A: My last FAQ introduced the U.S. government's recent SP 800-144, "Guidelines on Security and Privacy in Public Cloud Computing." The document is ostensibly intended to provide guidance to government entities interested in outsourcing data and applications to cloud providers, but its contents can be handy for private sector IT organizations looking for formalized assistance.
Chapter 5 contains one particularly useful section for private sector IT. Table 2 in this chapter outlines three common sets of activities related to cloud computing and precautions for each.
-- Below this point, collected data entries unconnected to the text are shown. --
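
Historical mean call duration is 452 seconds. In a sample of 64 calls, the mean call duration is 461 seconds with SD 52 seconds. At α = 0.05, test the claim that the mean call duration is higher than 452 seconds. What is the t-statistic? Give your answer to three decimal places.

1.385

H0: μ = 452; H1: μ > 452 (one-sample t-test, right-tailed).
t = (x̄ − μ₀)/(s/√n) = (461 − 452)/(52/√64) = 1.385
df = n − 1 = 63
p-value = P(T ≥ 1.385) ≈ 0.0855
Since p ≈ 0.0855 > α = 0.05, fail to reject H0; the evidence is not statistically significant.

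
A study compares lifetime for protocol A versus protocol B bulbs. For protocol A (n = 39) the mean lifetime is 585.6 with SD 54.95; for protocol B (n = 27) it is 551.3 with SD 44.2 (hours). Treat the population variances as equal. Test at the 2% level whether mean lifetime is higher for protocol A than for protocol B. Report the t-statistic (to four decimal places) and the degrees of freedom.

Let group 1 = protocol A, group 2 = protocol B. H0: μ_1 = μ_2; H1: μ_1 > μ_2 (two-sample pooled-variance t-test, right-tailed).
s_p² = [(39−1)·54.95² + (27−1)·44.2²]/(39+27−2) = 2586.5
t = (585.6 − 551.3)/√[2586.5·(1/39 + 1/27)] = 2.6939
df = n₁ + n₂ − 2 = 64
p-value = P(T ≥ 2.6939) ≈ 0.005
Since p ≈ 0.005 < α = 0.02, reject H0; the evidence is statistically significant.

t = 2.6939, df = 64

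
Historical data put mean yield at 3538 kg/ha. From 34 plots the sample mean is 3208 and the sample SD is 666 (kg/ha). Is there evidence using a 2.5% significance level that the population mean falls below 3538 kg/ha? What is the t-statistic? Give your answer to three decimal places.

-2.889

H0: μ = 3538; H1: μ < 3538 (one-sample t-test, left-tailed).
t = (x̄ − μ₀)/(s/√n) = (3208 − 3538)/(666/√34) = -2.889
df = n − 1 = 33
p-value = P(T ≤ -2.889) ≈ 0.0034
Since p ≈ 0.0034 < α = 0.025, reject H0; the data support H1.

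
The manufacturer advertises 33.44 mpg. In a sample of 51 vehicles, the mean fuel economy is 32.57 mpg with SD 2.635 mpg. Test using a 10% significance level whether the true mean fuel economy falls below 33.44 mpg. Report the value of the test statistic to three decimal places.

-2.358

H0: μ = 33.44; H1: μ < 33.44 (one-sample t-test, left-tailed).
t = (x̄ − μ₀)/(s/√n) = (32.57 − 33.44)/(2.635/√51) = -2.358
df = n − 1 = 50
p-value = P(T ≤ -2.358) ≈ 0.0112
Since p ≈ 0.0112 < α = 0.1, reject H0; the data support H1.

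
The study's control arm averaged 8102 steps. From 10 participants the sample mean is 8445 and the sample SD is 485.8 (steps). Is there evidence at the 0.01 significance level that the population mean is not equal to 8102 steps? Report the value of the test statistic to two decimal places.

2.23

H0: μ = 8102; H1: μ ≠ 8102 (one-sample t-test, two-sided).
t = (x̄ − μ₀)/(s/√n) = (8445 − 8102)/(485.8/√10) = 2.23
df = n − 1 = 9
Two-sided p-value ≈ 0.052
Since p ≈ 0.052 > α = 0.01, fail to reject H0; the evidence is not statistically significant.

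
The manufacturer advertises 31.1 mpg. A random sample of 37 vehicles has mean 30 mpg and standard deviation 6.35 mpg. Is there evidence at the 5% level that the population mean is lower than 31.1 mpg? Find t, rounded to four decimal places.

-1.0537

H0: μ = 31.1; H1: μ < 31.1 (one-sample t-test, left-tailed).
t = (x̄ − μ₀)/(s/√n) = (30 − 31.1)/(6.35/√37) = -1.0537
df = n − 1 = 36
p-value = P(T ≤ -1.0537) ≈ 0.150
Since p ≈ 0.150 > α = 0.05, fail to reject H0; the data do not provide sufficient evidence against H0.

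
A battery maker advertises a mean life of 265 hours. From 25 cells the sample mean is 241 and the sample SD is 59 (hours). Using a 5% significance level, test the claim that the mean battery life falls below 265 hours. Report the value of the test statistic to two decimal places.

-2.03

H0: μ = 265; H1: μ < 265 (one-sample t-test, left-tailed).
t = (x̄ − μ₀)/(s/√n) = (241 − 265)/(59/√25) = -2.03
df = n − 1 = 24
p-value = P(T ≤ -2.03) ≈ 0.0266
Since p ≈ 0.0266 < α = 0.05, reject H0; the data support H1.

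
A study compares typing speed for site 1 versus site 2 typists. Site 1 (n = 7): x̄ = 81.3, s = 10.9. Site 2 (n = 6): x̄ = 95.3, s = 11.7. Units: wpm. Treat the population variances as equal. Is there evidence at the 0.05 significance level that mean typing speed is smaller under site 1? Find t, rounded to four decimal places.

Let group 1 = site 1, group 2 = site 2. H0: μ_1 = μ_2; H1: μ_1 < μ_2 (two-sample pooled-variance t-test, left-tailed).
s_p² = [(7−1)·10.9² + (6−1)·11.7²]/(7+6−2) = 127.028
t = (81.3 − 95.3)/√[127.028·(1/7 + 1/6)] = -2.2327
df = n₁ + n₂ − 2 = 11
p-value = P(T ≤ -2.2327) ≈ 0.0237
Since p ≈ 0.0237 < α = 0.05, reject H0; the evidence is statistically significant.

-2.2327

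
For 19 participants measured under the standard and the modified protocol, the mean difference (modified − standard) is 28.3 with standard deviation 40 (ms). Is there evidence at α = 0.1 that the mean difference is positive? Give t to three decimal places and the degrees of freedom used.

t = 3.084, df = 18

H0: μ_d = 0; H1: μ_d > 0 (paired t-test on the differences, right-tailed).
t = d̄/(s_d/√n) = 28.3/(40/√19) = 3.084
df = n − 1 = 18
p-value = P(T ≥ 3.084) ≈ 0.0032
Since p ≈ 0.0032 < α = 0.1, reject H0; the data support H1.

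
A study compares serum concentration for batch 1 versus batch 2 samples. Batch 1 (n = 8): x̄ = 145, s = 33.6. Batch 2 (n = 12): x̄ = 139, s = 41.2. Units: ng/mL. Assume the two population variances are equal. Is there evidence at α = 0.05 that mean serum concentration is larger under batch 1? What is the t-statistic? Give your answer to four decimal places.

0.3421

Let group 1 = batch 1, group 2 = batch 2. H0: μ_1 = μ_2; H1: μ_1 > μ_2 (two-sample pooled-variance t-test, right-tailed).
s_p² = [(8−1)·33.6² + (12−1)·41.2²]/(8+12−2) = 1476.36
t = (145 − 139)/√[1476.36·(1/8 + 1/12)] = 0.3421
df = n₁ + n₂ − 2 = 18
p-value = P(T ≥ 0.3421) ≈ 0.368
Since p ≈ 0.368 > α = 0.05, fail to reject H0; the evidence is not statistically significant.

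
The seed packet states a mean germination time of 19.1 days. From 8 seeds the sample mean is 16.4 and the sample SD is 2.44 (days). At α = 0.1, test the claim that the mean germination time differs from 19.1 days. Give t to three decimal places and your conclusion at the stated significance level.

H0: μ = 19.1; H1: μ ≠ 19.1 (one-sample t-test, two-sided).
t = (x̄ − μ₀)/(s/√n) = (16.4 − 19.1)/(2.44/√8) = -3.130
df = n − 1 = 7
Two-sided p-value ≈ 0.0166
Since p ≈ 0.0166 < α = 0.1, reject H0; the evidence is statistically significant.

t = -3.130; reject H0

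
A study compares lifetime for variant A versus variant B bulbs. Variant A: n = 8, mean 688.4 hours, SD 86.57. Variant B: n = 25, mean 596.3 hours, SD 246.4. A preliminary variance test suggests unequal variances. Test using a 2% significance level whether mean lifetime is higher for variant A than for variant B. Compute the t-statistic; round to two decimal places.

1.59

Let group 1 = variant A, group 2 = variant B. H0: μ_1 = μ_2; H1: μ_1 > μ_2 (Welch's two-sample t-test, right-tailed).
t = (x̄_1 − x̄_2)/√(s_1²/n_1 + s_2²/n_2) = (688.4 − 596.3)/√(86.57²/8 + 246.4²/25) = 1.59
Welch–Satterthwaite df ≈ 30.52
p-value = P(T ≥ 1.59) ≈ 0.0613
Since p ≈ 0.0613 > α = 0.02, fail to reject H0; the data do not provide sufficient evidence against H0.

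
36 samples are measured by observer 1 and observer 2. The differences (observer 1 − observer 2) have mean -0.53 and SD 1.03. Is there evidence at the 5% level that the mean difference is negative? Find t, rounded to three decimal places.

-3.087

H0: μ_d = 0; H1: μ_d < 0 (paired t-test on the differences, left-tailed).
t = d̄/(s_d/√n) = -0.53/(1.03/√36) = -3.087
df = n − 1 = 35
p-value = P(T ≤ -3.087) ≈ 0.002
Since p ≈ 0.002 < α = 0.05, reject H0; the evidence is statistically significant.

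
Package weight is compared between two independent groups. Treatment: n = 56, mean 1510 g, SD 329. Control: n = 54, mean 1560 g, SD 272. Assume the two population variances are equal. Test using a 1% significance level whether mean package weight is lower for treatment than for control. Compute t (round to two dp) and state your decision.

t = -0.87; fail to reject H0

Let group 1 = treatment, group 2 = control. H0: μ_1 = μ_2; H1: μ_1 < μ_2 (two-sample pooled-variance t-test, left-tailed).
s_p² = [(56−1)·329² + (54−1)·272²]/(56+54−2) = 91429.7
t = (1510 − 1560)/√[91429.7·(1/56 + 1/54)] = -0.87
df = n₁ + n₂ − 2 = 108
p-value = P(T ≤ -0.87) ≈ 0.1939
Since p ≈ 0.1939 > α = 0.01, fail to reject H0; the evidence is not statistically significant.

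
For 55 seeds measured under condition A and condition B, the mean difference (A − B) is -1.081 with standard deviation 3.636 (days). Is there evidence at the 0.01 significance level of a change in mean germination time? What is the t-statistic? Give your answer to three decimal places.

H0: μ_d = 0; H1: μ_d ≠ 0 (paired t-test on the differences, two-sided).
t = d̄/(s_d/√n) = -1.081/(3.636/√55) = -2.205
df = n − 1 = 54
Two-sided p-value ≈ 0.032
Since p ≈ 0.032 > α = 0.01, fail to reject H0; the evidence is not statistically significant.

-2.205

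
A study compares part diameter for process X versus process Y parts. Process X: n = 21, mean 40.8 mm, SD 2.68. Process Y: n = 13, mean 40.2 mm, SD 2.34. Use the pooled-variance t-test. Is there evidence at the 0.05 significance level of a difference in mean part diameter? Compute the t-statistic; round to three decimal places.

Let group 1 = process X, group 2 = process Y. H0: μ_1 = μ_2; H1: μ_1 ≠ μ_2 (two-sample pooled-variance t-test, two-sided).
s_p² = [(21−1)·2.68² + (13−1)·2.34²]/(21+13−2) = 6.54235
t = (40.8 − 40.2)/√[6.54235·(1/21 + 1/13)] = 0.665
df = n₁ + n₂ − 2 = 32
Two-sided p-value ≈ 0.5110
Since p ≈ 0.5110 > α = 0.05, fail to reject H0; the data do not provide sufficient evidence against H0.

0.665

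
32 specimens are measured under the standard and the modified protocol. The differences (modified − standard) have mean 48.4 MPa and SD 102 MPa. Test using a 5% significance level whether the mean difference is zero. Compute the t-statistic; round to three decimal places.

H0: μ_d = 0; H1: μ_d ≠ 0 (paired t-test on the differences, two-sided).
t = d̄/(s_d/√n) = 48.4/(102/√32) = 2.684
df = n − 1 = 31
Two-sided p-value ≈ 0.0116
Since p ≈ 0.0116 < α = 0.05, reject H0; the data support H1.

2.684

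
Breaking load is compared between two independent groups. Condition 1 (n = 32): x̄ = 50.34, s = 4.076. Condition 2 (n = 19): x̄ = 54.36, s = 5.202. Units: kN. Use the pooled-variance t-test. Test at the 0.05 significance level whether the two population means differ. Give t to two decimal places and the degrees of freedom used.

t = -3.07, df = 49

Let group 1 = condition 1, group 2 = condition 2. H0: μ_1 = μ_2; H1: μ_1 ≠ μ_2 (two-sample pooled-variance t-test, two-sided).
s_p² = [(32−1)·4.076² + (19−1)·5.202²]/(32+19−2) = 20.4515
t = (50.34 − 54.36)/√[20.4515·(1/32 + 1/19)] = -3.07
df = n₁ + n₂ − 2 = 49
Two-sided p-value ≈ 0.0035
Since p ≈ 0.0035 < α = 0.05, reject H0; the evidence is statistically significant.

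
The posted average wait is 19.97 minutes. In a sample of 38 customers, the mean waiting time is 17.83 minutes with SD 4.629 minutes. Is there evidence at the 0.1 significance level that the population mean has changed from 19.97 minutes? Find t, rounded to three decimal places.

H0: μ = 19.97; H1: μ ≠ 19.97 (one-sample t-test, two-sided).
t = (x̄ − μ₀)/(s/√n) = (17.83 − 19.97)/(4.629/√38) = -2.850
df = n − 1 = 37
Two-sided p-value ≈ 0.0071
Since p ≈ 0.0071 < α = 0.1, reject H0; the data support H1.

-2.850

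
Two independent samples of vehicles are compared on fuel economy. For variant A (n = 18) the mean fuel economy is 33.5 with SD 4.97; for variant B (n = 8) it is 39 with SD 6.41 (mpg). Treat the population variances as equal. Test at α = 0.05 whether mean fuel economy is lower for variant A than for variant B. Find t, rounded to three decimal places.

-2.384

Let group 1 = variant A, group 2 = variant B. H0: μ_1 = μ_2; H1: μ_1 < μ_2 (two-sample pooled-variance t-test, left-tailed).
s_p² = [(18−1)·4.97² + (8−1)·6.41²]/(18+8−2) = 29.4805
t = (33.5 − 39)/√[29.4805·(1/18 + 1/8)] = -2.384
df = n₁ + n₂ − 2 = 24
p-value = P(T ≤ -2.384) ≈ 0.0127
Since p ≈ 0.0127 < α = 0.05, reject H0; the evidence is statistically significant.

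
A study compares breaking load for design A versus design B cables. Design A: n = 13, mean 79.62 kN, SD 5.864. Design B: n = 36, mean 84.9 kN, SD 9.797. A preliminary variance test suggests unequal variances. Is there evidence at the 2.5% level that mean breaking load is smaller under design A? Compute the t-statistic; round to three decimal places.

-2.291

Let group 1 = design A, group 2 = design B. H0: μ_1 = μ_2; H1: μ_1 < μ_2 (Welch's two-sample t-test, left-tailed).
t = (x̄_1 − x̄_2)/√(s_1²/n_1 + s_2²/n_2) = (79.62 − 84.9)/√(5.864²/13 + 9.797²/36) = -2.291
Welch–Satterthwaite df ≈ 35.88
p-value = P(T ≤ -2.291) ≈ 0.014
Since p ≈ 0.014 < α = 0.025, reject H0; the data support H1.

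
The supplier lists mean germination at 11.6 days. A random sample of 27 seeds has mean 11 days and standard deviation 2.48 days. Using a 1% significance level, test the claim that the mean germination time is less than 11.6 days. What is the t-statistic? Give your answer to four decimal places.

H0: μ = 11.6; H1: μ < 11.6 (one-sample t-test, left-tailed).
t = (x̄ − μ₀)/(s/√n) = (11 − 11.6)/(2.48/√27) = -1.2571
df = n − 1 = 26
p-value = P(T ≤ -1.2571) ≈ 0.1099
Since p ≈ 0.1099 > α = 0.01, fail to reject H0; the evidence is not statistically significant.

-1.2571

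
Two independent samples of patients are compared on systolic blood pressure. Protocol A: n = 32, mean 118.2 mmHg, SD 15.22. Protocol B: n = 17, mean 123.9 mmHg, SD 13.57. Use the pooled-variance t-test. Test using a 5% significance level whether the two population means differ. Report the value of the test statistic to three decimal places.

Let group 1 = protocol A, group 2 = protocol B. H0: μ_1 = μ_2; H1: μ_1 ≠ μ_2 (two-sample pooled-variance t-test, two-sided).
s_p² = [(32−1)·15.22² + (17−1)·13.57²]/(32+17−2) = 215.477
t = (118.2 − 123.9)/√[215.477·(1/32 + 1/17)] = -1.294
df = n₁ + n₂ − 2 = 47
Two-sided p-value ≈ 0.202
Since p ≈ 0.202 > α = 0.05, fail to reject H0; the evidence is not statistically significant.

-1.294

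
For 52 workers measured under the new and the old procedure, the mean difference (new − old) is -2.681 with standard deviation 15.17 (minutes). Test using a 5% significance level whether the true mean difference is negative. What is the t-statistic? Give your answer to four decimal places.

-1.2744

H0: μ_d = 0; H1: μ_d < 0 (paired t-test on the differences, left-tailed).
t = d̄/(s_d/√n) = -2.681/(15.17/√52) = -1.2744
df = n − 1 = 51
p-value = P(T ≤ -1.2744) ≈ 0.1041
Since p ≈ 0.1041 > α = 0.05, fail to reject H0; the data do not provide sufficient evidence against H0.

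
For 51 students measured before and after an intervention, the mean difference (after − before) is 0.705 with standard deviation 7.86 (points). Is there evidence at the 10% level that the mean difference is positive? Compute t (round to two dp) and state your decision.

H0: μ_d = 0; H1: μ_d > 0 (paired t-test on the differences, right-tailed).
t = d̄/(s_d/√n) = 0.705/(7.86/√51) = 0.64
df = n − 1 = 50
p-value = P(T ≥ 0.64) ≈ 0.2624
Since p ≈ 0.2624 > α = 0.1, fail to reject H0; the evidence is not statistically significant.

t = 0.64; fail to reject H0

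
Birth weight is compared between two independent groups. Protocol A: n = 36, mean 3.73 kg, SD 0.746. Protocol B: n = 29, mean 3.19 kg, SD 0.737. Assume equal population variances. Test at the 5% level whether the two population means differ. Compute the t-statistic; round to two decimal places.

Let group 1 = protocol A, group 2 = protocol B. H0: μ_1 = μ_2; H1: μ_1 ≠ μ_2 (two-sample pooled-variance t-test, two-sided).
s_p² = [(36−1)·0.746² + (29−1)·0.737²]/(36+29−2) = 0.550584
t = (3.73 − 3.19)/√[0.550584·(1/36 + 1/29)] = 2.92
df = n₁ + n₂ − 2 = 63
Two-sided p-value ≈ 0.005
Since p ≈ 0.005 < α = 0.05, reject H0; the evidence is statistically significant.

2.92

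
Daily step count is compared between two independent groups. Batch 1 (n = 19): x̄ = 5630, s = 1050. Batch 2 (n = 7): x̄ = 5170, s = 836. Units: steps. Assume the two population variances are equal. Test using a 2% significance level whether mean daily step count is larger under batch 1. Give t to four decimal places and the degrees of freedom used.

t = 1.0396, df = 24

Let group 1 = batch 1, group 2 = batch 2. H0: μ_1 = μ_2; H1: μ_1 > μ_2 (two-sample pooled-variance t-test, right-tailed).
s_p² = [(19−1)·1050² + (7−1)·836²]/(19+7−2) = 1001600
t = (5630 − 5170)/√[1001600·(1/19 + 1/7)] = 1.0396
df = n₁ + n₂ − 2 = 24
p-value = P(T ≥ 1.0396) ≈ 0.1545
Since p ≈ 0.1545 > α = 0.02, fail to reject H0; the evidence is not statistically significant.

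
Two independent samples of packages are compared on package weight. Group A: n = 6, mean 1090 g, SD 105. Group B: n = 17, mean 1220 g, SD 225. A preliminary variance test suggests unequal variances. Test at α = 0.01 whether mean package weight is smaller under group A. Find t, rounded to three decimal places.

Let group 1 = group A, group 2 = group B. H0: μ_1 = μ_2; H1: μ_1 < μ_2 (Welch's two-sample t-test, left-tailed).
t = (x̄_1 − x̄_2)/√(s_1²/n_1 + s_2²/n_2) = (1090 − 1220)/√(105²/6 + 225²/17) = -1.873
Welch–Satterthwaite df ≈ 18.86
p-value = P(T ≤ -1.873) ≈ 0.0383
Since p ≈ 0.0383 > α = 0.01, fail to reject H0; the evidence is not statistically significant.

-1.873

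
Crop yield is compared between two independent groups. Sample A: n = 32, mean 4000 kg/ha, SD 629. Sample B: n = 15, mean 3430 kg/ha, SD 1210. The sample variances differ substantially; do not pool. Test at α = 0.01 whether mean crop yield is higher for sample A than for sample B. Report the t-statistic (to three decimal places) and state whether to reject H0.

t = 1.719; fail to reject H0

Let group 1 = sample A, group 2 = sample B. H0: μ_1 = μ_2; H1: μ_1 > μ_2 (Welch's two-sample t-test, right-tailed).
t = (x̄_1 − x̄_2)/√(s_1²/n_1 + s_2²/n_2) = (4000 − 3430)/√(629²/32 + 1210²/15) = 1.719
Welch–Satterthwaite df ≈ 17.64
p-value = P(T ≥ 1.719) ≈ 0.0516
Since p ≈ 0.0516 > α = 0.01, fail to reject H0; the evidence is not statistically significant.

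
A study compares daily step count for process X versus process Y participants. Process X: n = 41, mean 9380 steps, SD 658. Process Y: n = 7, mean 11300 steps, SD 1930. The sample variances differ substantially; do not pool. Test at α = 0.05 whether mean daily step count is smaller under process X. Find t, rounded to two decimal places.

-2.61

Let group 1 = process X, group 2 = process Y. H0: μ_1 = μ_2; H1: μ_1 < μ_2 (Welch's two-sample t-test, left-tailed).
t = (x̄_1 − x̄_2)/√(s_1²/n_1 + s_2²/n_2) = (9380 − 11300)/√(658²/41 + 1930²/7) = -2.61
Welch–Satterthwaite df ≈ 6.24
p-value = P(T ≤ -2.61) ≈ 0.0194
Since p ≈ 0.0194 < α = 0.05, reject H0; the evidence is statistically significant.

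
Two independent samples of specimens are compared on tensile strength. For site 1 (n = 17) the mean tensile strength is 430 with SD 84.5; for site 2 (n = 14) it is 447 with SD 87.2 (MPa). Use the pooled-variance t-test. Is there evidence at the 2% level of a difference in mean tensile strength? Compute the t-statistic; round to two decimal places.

Let group 1 = site 1, group 2 = site 2. H0: μ_1 = μ_2; H1: μ_1 ≠ μ_2 (two-sample pooled-variance t-test, two-sided).
s_p² = [(17−1)·84.5² + (14−1)·87.2²]/(17+14−2) = 7348.07
t = (430 − 447)/√[7348.07·(1/17 + 1/14)] = -0.55
df = n₁ + n₂ − 2 = 29
Two-sided p-value ≈ 0.5869
Since p ≈ 0.5869 > α = 0.02, fail to reject H0; the evidence is not statistically significant.

-0.55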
It's a good idea to keep these in mind as you consider moving to (or out of) the cloud:
Identify security, privacy, and other organizational requirements for cloud services to meet as criteria for selecting a cloud provider.
Perform a risk assessment, analyzing the security and privacy controls of a cloud provider's environment with respect to the control objectives of the organization.
Evaluate the cloud provider's ability and commitment to deliver cloud services over the target timeframe and meet the security and privacy levels stipulated.
Initiating and Coincident Activities
Ensure that all contractual requirements are explicitly recorded in the SLA, including privacy and security provisions, and that they're endorsed by the cloud provider.
Involve a legal advisor in the negotiation and review of the terms of service of the SLA.
Continually assess the performance of the cloud provider and ensure all contract obligations are being met.
Alert the cloud provider about any contractual requirements that must be observed upon termination.
Revoke all physical and electronic access rights assigned to the cloud provider and recover physical tokens and badges in a timely manner.
Ensure that resources made available to the cloud provider under the SLA are returned in a usable form, and confirm evidence that information has been properly expunged.